One simple word in one simple moment at breaking point.

Yes.

I sent the yes I’d been avoiding for months.

And so he came back for me.

My real life in Sebastian Maitland came back for me, and the whole fucking world was cheering for it, waving their party banners and thanking the heavens.

If only I could too.Chapter Thirty-TwoLucas“Hey, Daddy, look what I drew for you,” Millie’s face was a beautiful smile, so innocent in her happiness as she held up her drawing for me to see. “It’s us! You, me and Mummy!”

Three scribbled people, one in a dress, and one in a scribble tie, and one grinning little girl in between them.

I’d have given anything for it to work and be as picture perfect as she wanted it to be, but it never would.

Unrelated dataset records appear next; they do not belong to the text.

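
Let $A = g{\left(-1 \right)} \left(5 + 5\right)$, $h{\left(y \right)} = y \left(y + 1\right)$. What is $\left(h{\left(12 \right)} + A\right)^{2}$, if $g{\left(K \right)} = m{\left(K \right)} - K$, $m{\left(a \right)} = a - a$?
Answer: $27556$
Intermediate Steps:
$m{\left(a \right)} = 0$
$g{\left(K \right)} = - K$ ($g{\left(K \right)} = 0 - K = - K$)
$h{\left(y \right)} = y \left(1 + y\right)$
$A = 10$ ($A = \left(-1\right) \left(-1\right) \left(5 + 5\right) = 1 \cdot 10 = 10$)
$\left(h{\left(12 \right)} + A\right)^{2} = \left(12 \left(1 + 12\right) + 10\right)^{2} = \left(12 \cdot 13 + 10\right)^{2} = \left(156 + 10\right)^{2} = 166^{2} = 27556$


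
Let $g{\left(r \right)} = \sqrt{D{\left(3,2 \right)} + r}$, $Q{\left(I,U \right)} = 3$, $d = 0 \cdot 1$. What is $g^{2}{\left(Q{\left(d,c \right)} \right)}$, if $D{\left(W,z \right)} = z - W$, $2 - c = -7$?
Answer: $2$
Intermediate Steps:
$d = 0$
$c = 9$ ($c = 2 - -7 = 2 + 7 = 9$)
$g{\left(r \right)} = \sqrt{-1 + r}$ ($g{\left(r \right)} = \sqrt{\left(2 - 3\right) + r} = \sqrt{-1 + r}$)
$g^{2}{\left(Q{\left(d,c \right)} \right)} = \left(\sqrt{-1 + 3}\right)^{2} = \left(\sqrt{2}\right)^{2} = 2$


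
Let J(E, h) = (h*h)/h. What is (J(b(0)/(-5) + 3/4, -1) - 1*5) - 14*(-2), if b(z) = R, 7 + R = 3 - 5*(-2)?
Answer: 22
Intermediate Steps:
R = 6 (R = -7 + (3 - 5*(-2)) = -7 + (3 + 10) = -7 + 13 = 6)
b(z) = 6
J(E, h) = h (J(E, h) = h²/h = h)
(J(b(0)/(-5) + 3/4, -1) - 1*5) - 14*(-2) = (-1 - 1*5) - 14*(-2) = (-1 - 5) + 28 = -6 + 28 = 22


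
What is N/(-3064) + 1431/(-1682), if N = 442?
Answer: -1282007/1288412 ≈ -0.99503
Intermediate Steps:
N/(-3064) + 1431/(-1682) = 442/(-3064) + 1431/(-1682) = 442*(-1/3064) + 1431*(-1/1682) = -221/1532 - 1431/1682 = -1282007/1288412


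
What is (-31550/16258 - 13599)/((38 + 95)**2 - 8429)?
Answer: -55281023/37637270 ≈ -1.4688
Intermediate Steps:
(-31550/16258 - 13599)/((38 + 95)**2 - 8429) = (-31550*1/16258 - 13599)/(133**2 - 8429) = (-15775/8129 - 13599)/(17689 - 8429) = -110562046/8129/9260 = -110562046/8129*1/9260 = -55281023/37637270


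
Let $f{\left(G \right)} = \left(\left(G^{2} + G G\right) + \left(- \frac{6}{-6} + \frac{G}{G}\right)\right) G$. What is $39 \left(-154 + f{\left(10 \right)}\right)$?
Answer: $72774$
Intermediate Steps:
$f{\left(G \right)} = G \left(2 + 2 G^{2}\right)$ ($f{\left(G \right)} = \left(\left(G^{2} + G^{2}\right) + \left(\left(-6\right) \left(- \frac{1}{6}\right) + 1\right)\right) G = \left(2 G^{2} + \left(1 + 1\right)\right) G = \left(2 G^{2} + 2\right) G = \left(2 + 2 G^{2}\right) G = G \left(2 + 2 G^{2}\right)$)
$39 \left(-154 + f{\left(10 \right)}\right) = 39 \left(-154 + 2 \cdot 10 \left(1 + 10^{2}\right)\right) = 39 \left(-154 + 2 \cdot 10 \left(1 + 100\right)\right) = 39 \left(-154 + 2 \cdot 10 \cdot 101\right) = 39 \left(-154 + 2020\right) = 39 \cdot 1866 = 72774$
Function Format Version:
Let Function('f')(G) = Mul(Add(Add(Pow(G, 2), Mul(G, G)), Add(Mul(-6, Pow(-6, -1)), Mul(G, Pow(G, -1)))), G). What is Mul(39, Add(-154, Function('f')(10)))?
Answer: 72774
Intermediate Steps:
Function('f')(G) = Mul(G, Add(2, Mul(2, Pow(G, 2)))) (Function('f')(G) = Mul(Add(Add(Pow(G, 2), Pow(G, 2)), Add(Mul(-6, Rational(-1, 6)), 1)), G) = Mul(Add(Mul(2, Pow(G, 2)), Add(1, 1)), G) = Mul(Add(Mul(2, Pow(G, 2)), 2), G) = Mul(Add(2, Mul(2, Pow(G, 2))), G) = Mul(G, Add(2, Mul(2, Pow(G, 2)))))
Mul(39, Add(-154, Function('f')(10))) = Mul(39, Add(-154, Mul(2, 10, Add(1, Pow(10, 2))))) = Mul(39, Add(-154, Mul(2, 10, Add(1, 100)))) = Mul(39, Add(-154, Mul(2, 10, 101))) = Mul(39, Add(-154, 2020)) = Mul(39, 1866) = 72774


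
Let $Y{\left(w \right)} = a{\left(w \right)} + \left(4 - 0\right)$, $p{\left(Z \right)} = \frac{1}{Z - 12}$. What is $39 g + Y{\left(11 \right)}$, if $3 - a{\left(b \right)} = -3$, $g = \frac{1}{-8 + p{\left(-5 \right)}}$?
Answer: $\frac{707}{137} \approx 5.1606$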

Never could.

“Let’s have a look, sweetheart,” Maya said and called Millie around the table, and I had to look away, across the kid’s group Saturday art session to the other grinning families and feeling that same crushing pain in my gut all over again.

Failure.

Failure to be what I needed to be.

It was Maya’s condition on coming back to Cheltenham – that I could see Millie, but only with all three of us together as one group, showing her just how great we were together as Mummy and Daddy. I was taking any opportunity, because I needed it. I needed my little girl.

I also didn’t deserve any better treatment. I’d been enough of a prick to Maya for a lifetime already – so Mother had been so keen to tell me. Poor Maya being so bound by life at your side, knowing you never wanted her from the beginning. Terrible, so terrible.

Seemingly the rest of the world was certain this was life at its finest anyway, pushing us back into regular contact, regardless of what I was feeling. I was choking back my pain at Mother’s dining table over far too many evenings to feel comfortable while she smiled smug over at Maya and Millie, shooting me knowing glances like she told me so.

I was keeping my schedule open to make the most of the potential time with Millie, but I wasn’t doing any more.

Whenever Maya pushed me to stay on past Millie’s bedtime to talk or spend time together I’d politely decline, and keep my message clear and true.

I’m here for Millie, but not for us.

There will never be an us, Maya. I’m sorry, but there will never be an us.

I’ll do anything I can for Millie, but I can’t do anything more for me and you.

She would shrug and pull faces, and cast me aside like I was still the selfish prick she was fighting against, but it didn’t matter. I couldn’t be anything else to her anymore. I’d be lying if I tried.

In my head I was still churning through potential miracle solutions on loop, but it was getting nowhere. Anna’s phone still had me on block, and I couldn’t see her listed on any other channels of communication, even though I looked.

Oh fuck, how I looked.

I was barely sleeping around seeing Millie. The dogs were getting their usual walks, but I was on autopilot, throwing balls and praising them like I was still fully engaged with the world, but even they knew the difference. They’d stare at me from my feet at night, looking up at me with far more sympathy and care than I was getting from anywhere else in my life.

Work was doing fine, but I was back to the grey, bland version of me they’d come to know before I’d exploded in colour. I didn’t give a shit for the projects I’d been throwing myself into with newfound zest, and I couldn’t give a shit for socialising around work meetings.

It must have been desperation that meant I abused my position at GCHQ for the first time since I’d been employed there. I used the security surveillance potential to tune into Anna’s communication channels and see when and how she was active.

It showed me nothing new. She was working long hours, and switching her phone onto standby for early nights, and at least that was a relief – that she was sleeping long hours, and taking care of her epilepsy and going about her regular life.

This grand fate that Maya and her friends were so keen to believe in was just a fucking cunt. Anna’s regular life should have been with me.

I lost track of how many nights I’d been smiling fake at Mother’s dining table, but I was taking our plates through to the dishwasher on one of them when she followed me through to the kitchen and closed the door.